Everyone around the Cubs remembers how Schwarber starred during that wild-card showdown against the Pittsburgh Pirates and the ball he smashed off the St. Louis Cardinals onto the top of a Wrigley Field video board, putting up five homers and a 1.308 OPS during last year’s playoffs, which happened to be the end of his first full season in professional baseball.

“You see when he gets introduced how much everybody loves him,” Game 2 starter Jake Arrieta said. “He’s a legend already at such a young age. That’s awesome. It just speaks to the importance of what he was able to do last year for us.

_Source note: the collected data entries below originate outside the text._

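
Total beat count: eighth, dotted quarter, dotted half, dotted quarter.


Working:
Beat values:
  eighth = 0.5 beats
  dotted quarter = 1.5 beats
  dotted half = 3 beats
  dotted quarter = 1.5 beats
Sum = 0.5 + 1.5 + 3 + 1.5
= 6.5 beats


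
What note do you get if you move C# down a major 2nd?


Let's work it out.
major 2nd: 2 letter names, 2 semitones
Letter: C - 1 → B
Pitch: C# - 2 semitones, spelled as a B → B
= B


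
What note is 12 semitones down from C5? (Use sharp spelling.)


Let's work it out.
C5: chromatic position 0 in octave 5 → absolute = 5×12 + 0 = 60
Transpose down 12: 60 - 12 = 48
48 = 4×12 + 0 → C in octave 4
Result = C4


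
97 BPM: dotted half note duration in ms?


Working:
One quarter-note beat = 60000 / BPM = 60000 / 97 ms
Dotted half note = 3 × quarter note
Duration = 3 × 60000 / 97 = 180000 / 97
= 1855.7 ms


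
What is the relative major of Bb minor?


Let's work it out.
The relative major shares the key signature and is a minor 3rd above the minor tonic
A minor 3rd above Bb is Db
→ relative major of Bb minor is Db major
= Db major


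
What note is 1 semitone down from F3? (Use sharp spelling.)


F3: chromatic position 5 in octave 3 → absolute = 3×12 + 5 = 41
Transpose down 1: 41 - 1 = 40
40 = 3×12 + 4 → E in octave 3
Result = E3


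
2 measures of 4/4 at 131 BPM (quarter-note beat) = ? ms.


Quarter-note beat duration = 60000 / 131 ms
Beats per measure (4/4) = 4
One measure = 4 × 60000 / 131 = 240000 / 131 ms
2 measures = 2 × 240000 / 131 = 480000 / 131
= 3664.1 ms


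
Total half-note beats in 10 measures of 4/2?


Reasoning:
Time signature 4/2: the bottom number 2 means the half note gets one count
The top number 4 means 4 half-note beats per measure
Total = 4 × 10 measures
= 40 half-note beats


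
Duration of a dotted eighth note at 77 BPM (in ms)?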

“I think he’s going to be here. He wouldn’t have been playing in the Fall League if they weren’t seriously considering him being here. And not having to put him in the field is huge. If he hits a ball over the fence, he can trot around the bases. If he happens to line out or ground out, then he can just kind of jog to first.

“That just speaks to how special of a bat he is — and how hard he worked these past six months to put himself in the position to be ready to play in the World Series.”

At the age of 23, Schwarber is positioned to become yet another young Cub who wants to own this October. Jason McLeod — the senior vice president of scouting and player development heavily involved in the decision to draft Schwarber with the No. 4 overall pick in the 2014 draft — joked about how Fowler’s one-year, $13 million deal came together during this unreal year.

“We have to one-up Dexter’s entrance into spring training,” McLeod said.